Ben Brettell, Senior Economist, Hargreaves Lansdown comments on the latest ZEW survey data showing that Economic sentiment in Germany has turned negative for the first time since 2012…
October’s reading was far worse than economists had forecast and means the index has now fallen for ten successive months.
The most severe problems in the euro zone have so far been limited to the periphery, with the core remaining in relative good health. However, in recent months we have seen a shift. Some peripheral economies are now registering decent growth, whilst the core looks in trouble.
Together, Germany, France and Italy are responsible for 66% of euro zone GDP. None registered any positive growth in Q2, with Germany and Italy contracting 0.2% and France flatlining. Looking forward the signs aren’t good – in addition to today’s ZEW survey, data released last week show German exports declined 5.8% in August. As Russia’s biggest EU trading partner, Germany stands to lose most from Russian trade sanctions.

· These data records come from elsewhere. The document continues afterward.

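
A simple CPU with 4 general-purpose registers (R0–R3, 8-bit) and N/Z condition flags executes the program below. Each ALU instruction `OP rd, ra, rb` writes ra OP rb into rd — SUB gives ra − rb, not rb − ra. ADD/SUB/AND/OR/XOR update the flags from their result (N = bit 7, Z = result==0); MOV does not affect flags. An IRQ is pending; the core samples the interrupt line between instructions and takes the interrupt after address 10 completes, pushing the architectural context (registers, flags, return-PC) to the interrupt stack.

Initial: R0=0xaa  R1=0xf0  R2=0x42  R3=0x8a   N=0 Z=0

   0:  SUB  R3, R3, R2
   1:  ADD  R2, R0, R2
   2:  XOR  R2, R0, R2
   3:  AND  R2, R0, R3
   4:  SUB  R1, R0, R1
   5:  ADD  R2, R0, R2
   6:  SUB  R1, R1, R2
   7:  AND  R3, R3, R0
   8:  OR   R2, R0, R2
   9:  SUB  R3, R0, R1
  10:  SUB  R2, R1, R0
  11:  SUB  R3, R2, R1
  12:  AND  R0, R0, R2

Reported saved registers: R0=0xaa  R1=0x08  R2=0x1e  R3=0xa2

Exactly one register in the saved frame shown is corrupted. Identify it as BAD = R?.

after  0: R0=0xaa R1=0xf0 R2=0x42 R3=0x48  N=0 Z=0
after  1: R0=0xaa R1=0xf0 R2=0xec R3=0x48  N=1 Z=0
after  2: R0=0xaa R1=0xf0 R2=0x46 R3=0x48  N=0 Z=0
after  3: R0=0xaa R1=0xf0 R2=0x08 R3=0x48  N=0 Z=0
after  4: R0=0xaa R1=0xba R2=0x08 R3=0x48  N=1 Z=0
after  5: R0=0xaa R1=0xba R2=0xb2 R3=0x48  N=1 Z=0
after  6: R0=0xaa R1=0x08 R2=0xb2 R3=0x48  N=0 Z=0
after  7: R0=0xaa R1=0x08 R2=0xb2 R3=0x08  N=0 Z=0
after  8: R0=0xaa R1=0x08 R2=0xba R3=0x08  N=1 Z=0
after  9: R0=0xaa R1=0x08 R2=0xba R3=0xa2  N=1 Z=0
after 10: R0=0xaa R1=0x08 R2=0x5e R3=0xa2  N=0 Z=0
-- IRQ taken; context saved, return-PC = 11 --
mismatch: R2: reported 0x1e vs actual 0x5e

BAD = R2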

Given the relative size of these three economies in the euro zone it is perfectly possible they will drag the whole bloc into recession. The threat of deflation was also highlighted again today, with prices falling 0.2% year-on-year in both Italy and Spain. I believe Mario Draghi will eventually be forced to embark on a quantitative easing programme – though he will have to overcome stiff opposition from the Bundesbank first.